Most Rheumatologists Ignore Established Disease Assessment Tools


Although rheumatologists have an array of disease measurement tools to choose from, they generally choose to ignore all of them when they're assessing rheumatoid arthritis (RA) patients.

Although rheumatologists have an array of disease measurement tools to choose from, they generally choose to ignore all of them when they’re assessing rheumatoid arthritis (RA) patients, Jeffrey R. Curtis, MD, MPH, MS, Associate Director of the Center for Education and Research on Therapeutics of Musculoskeletal Disorders at the University of Alabama at Birmingham School of Medicine, said at the American College of Rheumatology (ACR) 2013 Annual Meeting in San Diego, CA.

Even when physicians do take some time out to assess disease activity in their RA patients, Curtis said they either measure erythrocyte sedimentation rate (ESR), C-reactive protein (CRP), and cyclic citrullinated peptide (CCP) antibody levels through laboratory testing, or rely on what he called the “‘How Ya Doin’?’ Brooklyn Health Assessment Questionnaire (HAQ),” which happens more frequently.

“You can’t put someone in the RA remission category just based on that kind of Gestalt assessment,” Curtis said at the start of the “Fine Tuning Your Skills in Utilizing Disease Activity Measurement Tools for RA” session. “Or maybe it’s just as good to do that as it is to do a joint count, but where’s the data to show it?”

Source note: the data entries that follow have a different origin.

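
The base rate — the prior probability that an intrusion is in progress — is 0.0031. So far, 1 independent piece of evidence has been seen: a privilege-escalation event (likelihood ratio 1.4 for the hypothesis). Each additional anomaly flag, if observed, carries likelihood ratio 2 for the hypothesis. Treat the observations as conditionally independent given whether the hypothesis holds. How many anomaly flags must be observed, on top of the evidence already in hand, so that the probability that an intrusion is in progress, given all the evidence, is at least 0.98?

Prior odds = 0.0031/0.9969 = 31/9969.
Bayes factor of the evidence already in hand = 1.4.
Odds after that evidence = (31/9969) × 1.4 = 217/49845.
Target odds = 0.98/0.02 = 49.
Need 2ⁿ ≥ 49 ÷ (217/49845) = 348915/31.
2¹³ = 8192 falls short of 348915/31 but 2¹⁴ = 16384 reaches it, so n = 14.

14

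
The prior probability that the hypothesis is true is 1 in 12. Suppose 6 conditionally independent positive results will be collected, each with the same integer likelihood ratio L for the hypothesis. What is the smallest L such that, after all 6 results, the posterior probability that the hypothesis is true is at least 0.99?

Prior odds = (1/12)/(11/12) = 1/11.
Target odds = 0.99/0.01 = 99.
Need L⁶ ≥ 99 ÷ (1/11) = 1089.
3⁶ = 729 < 1089 ≤ 4096 = 4⁶, so L = 4.

4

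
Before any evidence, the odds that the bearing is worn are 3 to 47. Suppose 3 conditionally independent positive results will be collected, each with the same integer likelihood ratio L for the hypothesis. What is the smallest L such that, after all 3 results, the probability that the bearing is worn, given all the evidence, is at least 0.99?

12

Prior odds = 3/47.
Target odds = 0.99/0.01 = 99.
Need L³ ≥ 99 ÷ (3/47) = 1551.
11³ = 1331 < 1551 ≤ 1728 = 12³, so L = 12.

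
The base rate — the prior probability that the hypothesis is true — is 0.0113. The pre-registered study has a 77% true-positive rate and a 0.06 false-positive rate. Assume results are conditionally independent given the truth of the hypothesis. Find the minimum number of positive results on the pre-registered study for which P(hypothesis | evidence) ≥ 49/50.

4

Prior odds = 0.0113/0.9887 = 113/9887.
Likelihood ratio of a positive result = 0.77/0.06 = 77/6.
Target posterior odds = 0.98/0.02 = 49.
Require (77/6)ⁿ ≥ 49 ÷ (113/9887) = 484463/113.
(77/6)³ = 456533/216 falls short of 484463/113 but (77/6)⁴ = 35153041/1296 reaches it, so n = 4.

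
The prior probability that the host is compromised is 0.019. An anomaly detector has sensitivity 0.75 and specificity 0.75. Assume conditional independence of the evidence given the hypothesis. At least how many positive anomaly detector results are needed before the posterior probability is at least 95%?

7

Prior odds = 0.019/0.981 = 19/981.
False-positive rate = 1 − 0.75 = 0.25; likelihood ratio of a positive = 0.75/0.25 = 3.
Target odds: 0.95 ÷ 0.05 = 19.
Require 3ⁿ ≥ 19 ÷ (19/981) = 981.
3⁶ = 729 falls short of 981 but 3⁷ = 2187 reaches it, so n = 7.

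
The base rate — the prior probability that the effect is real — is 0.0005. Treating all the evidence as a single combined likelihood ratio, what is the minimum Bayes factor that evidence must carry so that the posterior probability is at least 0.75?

Prior odds = 0.0005/0.9995 = 1/1999.
Target odds = 0.75/0.25 = 3.
Required Bayes factor = 3 ÷ (1/1999) = 5997.

5997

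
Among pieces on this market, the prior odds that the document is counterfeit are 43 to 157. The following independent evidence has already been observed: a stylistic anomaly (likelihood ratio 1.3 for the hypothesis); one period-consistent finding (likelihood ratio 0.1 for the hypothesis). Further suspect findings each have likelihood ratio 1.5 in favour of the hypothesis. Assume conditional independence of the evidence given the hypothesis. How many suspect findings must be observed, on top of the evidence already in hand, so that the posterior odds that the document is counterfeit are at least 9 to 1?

14

Prior odds = 43/157.
Combined Bayes factor of the evidence already in hand = 1.3 × 0.1 = 0.13.
Odds after that evidence = (43/157) × 0.13 = 559/15700.
Target odds = 9.
Need 1.5ⁿ ≥ 9 ÷ (559/15700) = 141300/559.
1.5¹³ = 1594323/8192 falls short of 141300/559 but 1.5¹⁴ = 4782969/16384 reaches it, so n = 14.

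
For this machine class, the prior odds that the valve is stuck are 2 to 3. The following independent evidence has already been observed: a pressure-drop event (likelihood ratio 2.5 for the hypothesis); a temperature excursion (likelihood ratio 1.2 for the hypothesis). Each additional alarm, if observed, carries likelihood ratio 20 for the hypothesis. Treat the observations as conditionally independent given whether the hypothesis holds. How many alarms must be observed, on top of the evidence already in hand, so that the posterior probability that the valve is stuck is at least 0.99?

2

Prior odds = 2/3.
Combined Bayes factor of the evidence already in hand = 2.5 × 1.2 = 3.
Odds after that evidence = (2/3) × 3 = 2.
Target odds = 0.99/0.01 = 99.
Need 20ⁿ ≥ 99 ÷ 2 = 49.5.
20¹ = 20 falls short of 49.5 but 20² = 400 reaches it, so n = 2.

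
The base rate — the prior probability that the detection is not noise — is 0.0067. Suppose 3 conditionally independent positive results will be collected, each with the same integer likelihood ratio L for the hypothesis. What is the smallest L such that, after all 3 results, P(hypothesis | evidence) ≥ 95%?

Prior odds = 0.0067/0.9933 = 67/9933.
Target odds = 0.95/0.05 = 19.
Need L³ ≥ 19 ÷ (67/9933) = 188727/67.
14³ = 2744 < 188727/67 ≤ 3375 = 15³, so L = 15.

15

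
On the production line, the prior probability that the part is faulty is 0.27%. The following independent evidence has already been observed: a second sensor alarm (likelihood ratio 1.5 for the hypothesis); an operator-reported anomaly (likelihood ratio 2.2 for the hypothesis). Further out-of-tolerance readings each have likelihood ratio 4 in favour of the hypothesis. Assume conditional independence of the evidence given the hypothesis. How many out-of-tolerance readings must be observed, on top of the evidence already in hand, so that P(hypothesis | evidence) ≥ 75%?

Prior odds = 0.0027/0.9973 = 27/9973.
Combined Bayes factor of the evidence already in hand = 1.5 × 2.2 = 3.3.
Odds after that evidence = (27/9973) × 3.3 = 891/99730.
Target odds = 0.75/0.25 = 3.
Need 4ⁿ ≥ 3 ÷ (891/99730) = 99730/297.
4⁴ = 256 falls short of 99730/297 but 4⁵ = 1024 reaches it, so n = 5.

5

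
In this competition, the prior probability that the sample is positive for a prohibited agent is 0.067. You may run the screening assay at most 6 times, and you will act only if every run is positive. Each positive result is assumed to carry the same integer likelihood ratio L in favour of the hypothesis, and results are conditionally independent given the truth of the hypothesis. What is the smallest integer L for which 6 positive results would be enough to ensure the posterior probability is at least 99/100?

Prior odds = 0.067/0.933 = 67/933.
Target odds = 0.99/0.01 = 99.
Need L⁶ ≥ 99 ÷ (67/933) = 92367/67.
3⁶ = 729 < 92367/67 ≤ 4096 = 4⁶, so L = 4.

4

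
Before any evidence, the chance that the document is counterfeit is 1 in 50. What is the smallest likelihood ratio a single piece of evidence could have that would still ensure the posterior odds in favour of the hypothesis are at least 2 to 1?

Prior odds = 0.02/0.98 = 1/49.
Target odds = 2.
Required Bayes factor = 2 ÷ (1/49) = 98.

98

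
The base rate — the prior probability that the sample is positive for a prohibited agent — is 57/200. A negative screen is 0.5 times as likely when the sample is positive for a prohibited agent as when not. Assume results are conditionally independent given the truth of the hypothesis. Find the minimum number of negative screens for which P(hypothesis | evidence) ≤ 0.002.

Prior odds = 0.285/0.715 = 57/143.
Likelihood ratio per negative screen = 0.5.
Target posterior odds = 0.002/0.998 = 1/499.
Need (57/143) × 0.5ⁿ ≤ 1/499, i.e. 0.5ⁿ ≤ 143/28443.
0.5⁷ = 0.0078125 is still above 143/28443 but 0.5⁸ = 0.00390625 is at or below it, so n = 8.

8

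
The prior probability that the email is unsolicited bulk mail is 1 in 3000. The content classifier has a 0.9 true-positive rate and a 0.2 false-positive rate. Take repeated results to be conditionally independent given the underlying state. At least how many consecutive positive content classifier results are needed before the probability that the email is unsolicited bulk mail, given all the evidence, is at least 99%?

9

Prior odds: (1/3000) ÷ (2999/3000) = 1/2999.
Likelihood ratio of a positive result = 0.9/0.2 = 4.5.
Target odds: 0.99 ÷ 0.01 = 99.
Need (1/2999) × 4.5ⁿ ≥ 99, i.e. 4.5ⁿ ≥ 296901.
4.5⁸ = 43046721/256 falls short of 296901 but 4.5⁹ = 387420489/512 reaches it, so n = 9.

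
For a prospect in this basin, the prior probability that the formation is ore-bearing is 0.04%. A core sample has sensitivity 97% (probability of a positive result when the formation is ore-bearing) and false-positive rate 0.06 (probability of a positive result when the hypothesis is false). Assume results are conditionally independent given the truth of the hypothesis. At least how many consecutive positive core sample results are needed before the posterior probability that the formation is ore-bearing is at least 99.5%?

Prior odds: 0.0004 ÷ 0.9996 = 1/2499.
Likelihood ratio of a positive result = 0.97/0.06 = 97/6.
Target posterior odds = 0.995/0.005 = 199.
Require (97/6)ⁿ ≥ 199 ÷ (1/2499) = 497301.
(97/6)⁴ = 88529281/1296 falls short of 497301 but (97/6)⁵ ≈1.10434e+06 reaches it, so n = 5.

5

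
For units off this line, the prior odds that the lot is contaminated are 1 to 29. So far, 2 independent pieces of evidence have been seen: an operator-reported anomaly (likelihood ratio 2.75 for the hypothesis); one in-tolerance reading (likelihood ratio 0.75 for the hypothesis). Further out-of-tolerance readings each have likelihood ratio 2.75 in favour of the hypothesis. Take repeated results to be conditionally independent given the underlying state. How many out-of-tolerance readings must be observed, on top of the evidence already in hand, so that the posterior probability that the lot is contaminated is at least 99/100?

8

Prior odds = 1/29.
Combined Bayes factor of the evidence already in hand = 2.75 × 0.75 = 2.0625.
Odds after that evidence = (1/29) × 2.0625 = 33/464.
Target odds = 0.99/0.01 = 99.
Need 2.75ⁿ ≥ 99 ÷ (33/464) = 1392.
2.75⁷ = 19487171/16384 falls short of 1392 but 2.75⁸ = 214358881/65536 reaches it, so n = 8.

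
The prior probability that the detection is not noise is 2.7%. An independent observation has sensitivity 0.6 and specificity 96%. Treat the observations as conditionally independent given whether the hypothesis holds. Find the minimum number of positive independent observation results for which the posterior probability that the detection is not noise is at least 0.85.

Prior odds: 0.027 ÷ 0.973 = 27/973.
False-positive rate = 1 − 0.96 = 0.04; likelihood ratio of a positive = 0.6/0.04 = 15.
Target odds: 0.85 ÷ 0.15 = 17/3.
Require 15ⁿ ≥ 17/3 ÷ (27/973) = 16541/81.
15¹ = 15 falls short of 16541/81 but 15² = 225 reaches it, so n = 2.

2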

As Curtis pointed out that the 2012 update of 2009 ACR practice guidelines says “it’s not possible or appropriate to mandate the use of a single disease activity score (DAS) for an individual physician,” Arthur M. Mandelin, MD, PhD, Assistant Professor of Medicine-Rheumatology at Northwestern University Feinberg School of Medicine, walked attendees through 4 available disease assessment tests — the HAQ, the Routine Assessment of Patient Index Data (RAPID3), the Clinical Disease Activity Index (CDAI), and the DAS based on 28 joints (DAS28) — although he was quick to note that “by no means do I intend to tell you that these are the 4 sublime tests that we should all be using.”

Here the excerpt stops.